His deep, unhurried laughter followed her all the way to the bride’s room.
When she opened the door and saw her sister’s reflection in the mirror, and the frustrated look on her face, Grace was flooded with an overwhelming sense of pity. She couldn’t help but think that every bride, on their wedding day, deserved to feel the way she herself was feeling at that moment. Like her feet were easily two feet off the ground, like nothing anyone said, no matter how heartless, could touch her mood.
Like she’d just discovered that falling in love was every bit as wonderful as the poets said it was.
Sadly, she suspected that Patience and Shawn, with their carefully laid plans f
or the future of their bank accounts, would never know it. At least not with each other.
Grace watched the other bridesmaids lined up against the far wall, ready to start the march into the chapel, and realized they were more nervous about the woman with the whip—the mother of the bride—and less concerned with the bride, with whom they were supposed to be celebrating.
This was not a wedding. It was the money ceremony. A pretty bouquet, some pretty words, and it all would mean so little.
CHAPTER TEN
As the least important bridesmaid—the post assigned to her only because of their blood and not her personal relationship with the bride—Grace marched first.

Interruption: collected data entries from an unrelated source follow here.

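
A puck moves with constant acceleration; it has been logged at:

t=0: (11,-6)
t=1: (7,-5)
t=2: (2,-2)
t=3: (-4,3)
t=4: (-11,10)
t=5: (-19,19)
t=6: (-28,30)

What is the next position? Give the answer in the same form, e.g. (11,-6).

(-38,43)

First differences are (-4,+1), (-5,+3), (-6,+5), (-7,+7), (-8,+9), (-9,+11); their common second difference is (-1,+2) (constant acceleration).
step 7: (-28,30) + (-10,+13) → (-38,43)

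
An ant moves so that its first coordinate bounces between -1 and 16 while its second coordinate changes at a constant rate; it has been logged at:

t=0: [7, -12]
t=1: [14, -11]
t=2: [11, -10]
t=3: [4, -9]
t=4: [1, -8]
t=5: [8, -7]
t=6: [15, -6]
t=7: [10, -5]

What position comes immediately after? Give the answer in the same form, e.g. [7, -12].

[3, -4]

The first coordinate reflects between -1 and 16, moving 7 per step.
  step 8: 10 → 3
The second coordinate changes by +1 each step: at step 8 it is -4.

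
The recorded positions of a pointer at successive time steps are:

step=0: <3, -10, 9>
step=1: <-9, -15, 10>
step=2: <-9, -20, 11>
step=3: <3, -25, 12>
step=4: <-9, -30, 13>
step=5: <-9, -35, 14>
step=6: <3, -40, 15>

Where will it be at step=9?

The first coordinate repeats the cycle [3, -9, -9] with period 3; step 9 mod 3 = 0, giving 3.
The second coordinate changes by -5 each step, so at step 9 it is -10 + 9·(-5) = -55.
The third coordinate changes by +1 each step, so at step 9 it is 9 + 9·(1) = 18.

<3, -55, 18>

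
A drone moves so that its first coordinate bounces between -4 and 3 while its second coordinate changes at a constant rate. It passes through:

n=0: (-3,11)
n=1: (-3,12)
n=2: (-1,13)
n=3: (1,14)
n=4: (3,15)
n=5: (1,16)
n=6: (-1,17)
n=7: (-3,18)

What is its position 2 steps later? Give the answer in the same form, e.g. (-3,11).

The first coordinate reflects between -4 and 3, moving 2 per step.
  step 8: -3 → -3
  step 9: -3 → -1
The second coordinate changes by +1 each step: at step 9 it is 20.

(-1,20)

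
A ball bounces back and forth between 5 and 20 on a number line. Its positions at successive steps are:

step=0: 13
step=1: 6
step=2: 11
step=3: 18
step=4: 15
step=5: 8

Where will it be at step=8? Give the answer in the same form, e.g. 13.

17

The value reflects between 5 and 20, moving 7 per step.
  step 6: 8 → 9
  step 7: 9 → 16
  step 8: 16 → 17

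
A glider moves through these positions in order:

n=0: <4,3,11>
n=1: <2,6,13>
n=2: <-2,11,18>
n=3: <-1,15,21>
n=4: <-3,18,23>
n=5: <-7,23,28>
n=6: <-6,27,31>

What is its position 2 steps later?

<-12,35,38>

Differencing gives <-2,+3,+2>, <-4,+5,+5>, <+1,+4,+3>, <-2,+3,+2>, <-4,+5,+5>, <+1,+4,+3>. This is the pattern <-2,+3,+2>, <-4,+5,+5>, <+1,+4,+3> repeated.
step 7: apply <-2,+3,+2> → <-8,30,33>
step 8: apply <-4,+5,+5> → <-12,35,38>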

She took her time walking down the aisle, as instructed, and tried not to think about the ugly gown she wore. It was the most awful cross between periwinkle and brown—a color her mother insisted was chocolate, a perfect match to the champagne and chocolate invitations that had been hand done.
Unfortunately, hand done, in Patience’s case, meant finished at the last minute. There had been no time to complain and the invitations had been sent. When Grace received hers, she’d thought it was a joke. But then the joke had been on her when she’d been forced to wear the sickening color.
As soon as the reception was over, she was going to find the nearest barbeque pit and make sure no one would ever see the dress again, not even at a thrift store. After all, poor people had enough going against them.
She smiled at Shawn and tried not to show any of the pity she felt for him. Beaker stood to Shawn’s right but she turned her head to the left to keep from losing it. The last thing she needed was to laugh through the ceremony. Her parents would probably commit her to rehab at the end of the day, thinking she had a serious drinking problem.
But all she really had was a case of the…happies.
Her body was still in Texas and she was happy! Who would have thought?